We continued on to Orofino to report the accident. We discussed it with Deputy Randy Herman whom I have known for several years. He has been at our farm bird hunting before. Again, much to my surprise, he said there was no point in filling out an accident report. Since the car had liability insurance only and there was no liability issue, the insurance company didn't need the report. He also said we were supposed to report the accident before moving the car. By moving the car and going home, we had actually left the scene of an accident, but he didn't issue a citation.

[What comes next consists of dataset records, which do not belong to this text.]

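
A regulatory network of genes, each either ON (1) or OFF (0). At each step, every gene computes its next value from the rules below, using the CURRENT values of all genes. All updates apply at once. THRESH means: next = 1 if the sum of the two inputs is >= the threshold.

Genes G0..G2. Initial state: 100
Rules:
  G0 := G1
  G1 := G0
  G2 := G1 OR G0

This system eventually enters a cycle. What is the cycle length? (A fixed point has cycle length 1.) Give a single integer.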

The next day, Amy spent most of the morning removing what damaged parts she could from the car. The day after that, we put the car in the shop and finished removing the fender, bumper and various other parts. We discovered the electric fan housing was bent such that the fan couldn't turn. This was straightened. We chained the car down to hooks in the cement floor in the shop and using a hoist, we pulled on the bumper from various directions to straighten it. On Tuesday, the twenty first, I drove to Kamiah and walked through Jackson's wrecking yard for a good portion of the afternoon looking for parts. I managed to find a left rear turn signal and a driver's side mirror, both of which were only slightly damaged. They made a few calls and found a left front turn signal and a left headlight bezel at a wrecking yard in LaGrande, Oregon. For the sum of $94.50, I bought all the parts we needed to make the car legal to drive again.
Amy did some work on the mirror, painting it. I glued the pieces of the right front turn signal back together again.

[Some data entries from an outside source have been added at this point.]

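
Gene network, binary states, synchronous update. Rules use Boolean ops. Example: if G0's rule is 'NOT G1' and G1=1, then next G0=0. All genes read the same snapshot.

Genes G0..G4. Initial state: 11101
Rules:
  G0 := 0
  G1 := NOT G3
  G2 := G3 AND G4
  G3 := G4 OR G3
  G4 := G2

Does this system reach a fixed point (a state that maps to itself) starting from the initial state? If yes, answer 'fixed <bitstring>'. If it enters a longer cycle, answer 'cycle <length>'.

Step 0: 11101
Step 1: G0=0(const) G1=NOT G3=NOT 0=1 G2=G3&G4=0&1=0 G3=G4|G3=1|0=1 G4=G2=1 -> 01011
Step 2: G0=0(const) G1=NOT G3=NOT 1=0 G2=G3&G4=1&1=1 G3=G4|G3=1|1=1 G4=G2=0 -> 00110
Step 3: G0=0(const) G1=NOT G3=NOT 1=0 G2=G3&G4=1&0=0 G3=G4|G3=0|1=1 G4=G2=1 -> 00011
Step 4: G0=0(const) G1=NOT G3=NOT 1=0 G2=G3&G4=1&1=1 G3=G4|G3=1|1=1 G4=G2=0 -> 00110
Cycle of length 2 starting at step 2 -> no fixed point

Answer: cycle 2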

I later talked with our neighbor Clinton Fredrickson, who loaned us his body and fender tools. My father and I spent Friday, January 24th reshaping the various sheet metal parts, trying to get things to fit again. UPS delivered the last of the plastic parts Friday evening. Amy was home on Saturday and we finished assembling everything except for the two headlight bezels, which Amy painted that evening. We tried some silver paint from a spray can on a rust spot on the hood, it was too bright to match the car. We then tried some Massy Ferguson gray, but it was much too dark. We went back to the silver spray paint and after sanding everything that had been scratched to bare metal; we painted affected portions of the car to prevent rust.
It doesn't look as good as it once did, but the car is back on the road. Amy and Lisa drove away to school the morning of January 29th. I gave Amy a hug as she walked out the door, she said in an indignant tone, "I'm not going to wreck!". Julie and I then watched as the girls disappeared from sight. I am confident they will be okay, but everything is different now.